I was deeply sadden after reading the post about seniors having to choose between buying food for themselves, or buying food for their pets. I copied her ad and sent it out to my contacts in animal rescue, friends, family etc. Of course they all offered help, and the woman at Meals on Wheels called to thank me, as my fiance and I both offered to sponsor a senior’s pet.
Here’s the really sad part of all this. After Libby thanked me, and told me how deeply touched she was by all the offers for pet food donations, she made a very innocent comment about how she wished she could that kind of response, when she was trying to get volunteers to help with seniors, or get donations to keep their non profit going.
She told me a few horror stories about how many times seniors die alone in their homes, and no one knows for days or weeks.
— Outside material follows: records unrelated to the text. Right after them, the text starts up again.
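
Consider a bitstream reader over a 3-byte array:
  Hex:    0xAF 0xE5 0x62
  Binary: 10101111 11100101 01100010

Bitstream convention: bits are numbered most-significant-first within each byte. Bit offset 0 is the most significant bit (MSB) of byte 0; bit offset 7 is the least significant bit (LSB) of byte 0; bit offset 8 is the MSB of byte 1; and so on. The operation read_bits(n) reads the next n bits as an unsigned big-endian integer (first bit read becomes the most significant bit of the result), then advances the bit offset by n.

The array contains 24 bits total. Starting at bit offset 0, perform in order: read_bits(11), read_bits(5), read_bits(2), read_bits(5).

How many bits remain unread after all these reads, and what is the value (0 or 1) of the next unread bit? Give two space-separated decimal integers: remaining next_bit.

Answer: 1 0

Derivation:
Read 1: bits[0:11] width=11 -> value=1407 (bin 10101111111); offset now 11 = byte 1 bit 3; 13 bits remain
Read 2: bits[11:16] width=5 -> value=5 (bin 00101); offset now 16 = byte 2 bit 0; 8 bits remain
Read 3: bits[16:18] width=2 -> value=1 (bin 01); offset now 18 = byte 2 bit 2; 6 bits remain
Read 4: bits[18:23] width=5 -> value=17 (bin 10001); offset now 23 = byte 2 bit 7; 1 bits remain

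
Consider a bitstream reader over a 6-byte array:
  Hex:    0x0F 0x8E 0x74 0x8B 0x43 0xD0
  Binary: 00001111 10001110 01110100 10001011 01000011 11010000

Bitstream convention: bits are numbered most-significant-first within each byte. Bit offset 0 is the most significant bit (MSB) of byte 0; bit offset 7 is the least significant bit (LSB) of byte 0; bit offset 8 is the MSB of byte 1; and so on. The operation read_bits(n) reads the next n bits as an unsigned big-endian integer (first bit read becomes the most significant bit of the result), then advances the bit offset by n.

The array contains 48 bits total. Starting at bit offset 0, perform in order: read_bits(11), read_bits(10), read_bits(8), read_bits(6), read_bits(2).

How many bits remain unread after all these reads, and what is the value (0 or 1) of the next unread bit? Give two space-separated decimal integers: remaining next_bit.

Read 1: bits[0:11] width=11 -> value=124 (bin 00001111100); offset now 11 = byte 1 bit 3; 37 bits remain
Read 2: bits[11:21] width=10 -> value=462 (bin 0111001110); offset now 21 = byte 2 bit 5; 27 bits remain
Read 3: bits[21:29] width=8 -> value=145 (bin 10010001); offset now 29 = byte 3 bit 5; 19 bits remain
Read 4: bits[29:35] width=6 -> value=26 (bin 011010); offset now 35 = byte 4 bit 3; 13 bits remain
Read 5: bits[35:37] width=2 -> value=0 (bin 00); offset now 37 = byte 4 bit 5; 11 bits remain

Answer: 11 0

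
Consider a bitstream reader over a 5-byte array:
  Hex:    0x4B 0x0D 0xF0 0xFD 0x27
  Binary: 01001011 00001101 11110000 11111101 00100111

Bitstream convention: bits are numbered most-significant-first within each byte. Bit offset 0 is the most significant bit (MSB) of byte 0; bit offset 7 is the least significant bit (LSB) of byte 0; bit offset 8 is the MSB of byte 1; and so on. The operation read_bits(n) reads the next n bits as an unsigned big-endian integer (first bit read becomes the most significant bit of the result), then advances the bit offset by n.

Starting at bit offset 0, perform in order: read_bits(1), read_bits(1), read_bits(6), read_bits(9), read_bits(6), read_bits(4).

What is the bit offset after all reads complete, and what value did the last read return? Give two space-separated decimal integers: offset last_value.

Read 1: bits[0:1] width=1 -> value=0 (bin 0); offset now 1 = byte 0 bit 1; 39 bits remain
Read 2: bits[1:2] width=1 -> value=1 (bin 1); offset now 2 = byte 0 bit 2; 38 bits remain
Read 3: bits[2:8] width=6 -> value=11 (bin 001011); offset now 8 = byte 1 bit 0; 32 bits remain
Read 4: bits[8:17] width=9 -> value=27 (bin 000011011); offset now 17 = byte 2 bit 1; 23 bits remain
Read 5: bits[17:23] width=6 -> value=56 (bin 111000); offset now 23 = byte 2 bit 7; 17 bits remain
Read 6: bits[23:27] width=4 -> value=7 (bin 0111); offset now 27 = byte 3 bit 3; 13 bits remain

Answer: 27 7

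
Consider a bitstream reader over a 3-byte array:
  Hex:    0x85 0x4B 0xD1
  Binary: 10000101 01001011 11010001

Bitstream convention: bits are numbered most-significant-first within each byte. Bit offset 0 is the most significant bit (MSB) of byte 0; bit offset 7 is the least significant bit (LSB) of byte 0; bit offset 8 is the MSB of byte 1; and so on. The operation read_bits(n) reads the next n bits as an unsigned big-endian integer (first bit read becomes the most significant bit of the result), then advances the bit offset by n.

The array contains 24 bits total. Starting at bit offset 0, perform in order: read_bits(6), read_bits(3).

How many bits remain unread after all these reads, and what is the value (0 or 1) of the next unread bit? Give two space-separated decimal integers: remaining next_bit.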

She talked about how lonely some of these folks are, and how hard it is for them to open a simple bottle of water without help. She mentioned how odd it was that the media writes stories about animals, long before they’d ever write about the plight of seniors. And when I got off the phone, I thought a lot about what she said, and you know, she’s 100% correct.
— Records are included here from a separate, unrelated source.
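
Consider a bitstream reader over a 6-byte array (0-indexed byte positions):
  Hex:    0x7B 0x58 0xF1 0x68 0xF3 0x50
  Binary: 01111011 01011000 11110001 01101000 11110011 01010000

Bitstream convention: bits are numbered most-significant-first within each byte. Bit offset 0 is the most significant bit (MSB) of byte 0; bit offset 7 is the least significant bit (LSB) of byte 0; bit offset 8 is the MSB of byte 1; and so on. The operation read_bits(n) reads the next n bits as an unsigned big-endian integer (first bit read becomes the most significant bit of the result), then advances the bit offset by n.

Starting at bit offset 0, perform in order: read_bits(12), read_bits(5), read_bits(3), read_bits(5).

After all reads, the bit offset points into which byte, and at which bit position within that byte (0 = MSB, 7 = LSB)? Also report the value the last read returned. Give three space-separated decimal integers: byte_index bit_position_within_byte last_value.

Answer: 3 1 2

Derivation:
Read 1: bits[0:12] width=12 -> value=1973 (bin 011110110101); offset now 12 = byte 1 bit 4; 36 bits remain
Read 2: bits[12:17] width=5 -> value=17 (bin 10001); offset now 17 = byte 2 bit 1; 31 bits remain
Read 3: bits[17:20] width=3 -> value=7 (bin 111); offset now 20 = byte 2 bit 4; 28 bits remain
Read 4: bits[20:25] width=5 -> value=2 (bin 00010); offset now 25 = byte 3 bit 1; 23 bits remain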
So Jack, would you please allow me to ask two things of you? Would you please phone Libby and speak with her, and then do a column? And second, could you please include Libby’s contact information in the column, so perhaps your readers would donate their time, money, or sponsor a senior’s pet by buying one simple bag of dry food a month?
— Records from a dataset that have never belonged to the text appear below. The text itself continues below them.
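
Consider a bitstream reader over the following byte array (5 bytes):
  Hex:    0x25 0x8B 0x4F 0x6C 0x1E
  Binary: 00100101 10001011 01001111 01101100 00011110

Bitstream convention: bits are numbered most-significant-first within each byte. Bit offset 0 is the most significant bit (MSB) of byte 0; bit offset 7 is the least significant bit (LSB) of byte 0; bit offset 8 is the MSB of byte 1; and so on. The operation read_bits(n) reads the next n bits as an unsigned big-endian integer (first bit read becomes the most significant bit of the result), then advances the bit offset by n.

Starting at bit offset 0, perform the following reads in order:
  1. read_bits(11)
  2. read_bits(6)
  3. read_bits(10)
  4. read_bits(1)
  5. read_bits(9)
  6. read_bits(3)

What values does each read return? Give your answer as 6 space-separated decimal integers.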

I think people like Libby who work so hard to help the defenseless deserves our help. And secondly, you have a forum in which you could help those in desperate need.
Below is her contact info:
Libby Combs
Americorps-VISTA
Meals on Wheels
The Health Trust
1701 S. Bascom Ave Ste.B
Campbell Calif. 95008
408-961-9866 Phone
408-961-9869 Fax
408-799-2687 Cell
We love you George but as usual you got your facts 1/2 right to go along with your rambling angry rants against your enemies
What happened George did Joe and water district oppose your downtown plans or ?
– Joe Judge, began his service to the Santa Clara Valley Water District in 1986 when Santa Clara County Board of Supervisors appointed him as at large director to represent the North County. In 1996, voters elected him to the board to represent District 2, which includes central and downtown San Jose, portions of East San Jose, and Willow Glen. His tenure on the board has included a stint as vice chairman in 1995 and chairman in 1989, 1996 and 2004.
Joe currently owns and operates his own construction firm.
– Sig Sanchez has spent more than 50 years in public service, including stints as a Santa Clara County supervisor and mayor of Gilroy. An At-Large Director, he represents portions of Santa Clara County that were once the 1967 Gavilan Water Conservation District boundaries.
#10 Kathleen
Thank you for posting this information. Don’t worry about changing the subject for something this important. You have actually written a fine column yourself! Increasing public awareness is what SJI is for. I hope our readers will take note of what you say.
Thanks again.
#14 Jack, Wouldn’t a better role of SJI be to do locally, what George W. Bush has done globally?
Thank you Jack!
#15- I’m not sure what your point is, but these seniors, this non profit, and these animals really need the help. You couldn’t possibly know the difficulities these folks are facing, given the comment you just made.
Too bad there is such a lack of compassion toward things people don’t experience first hand.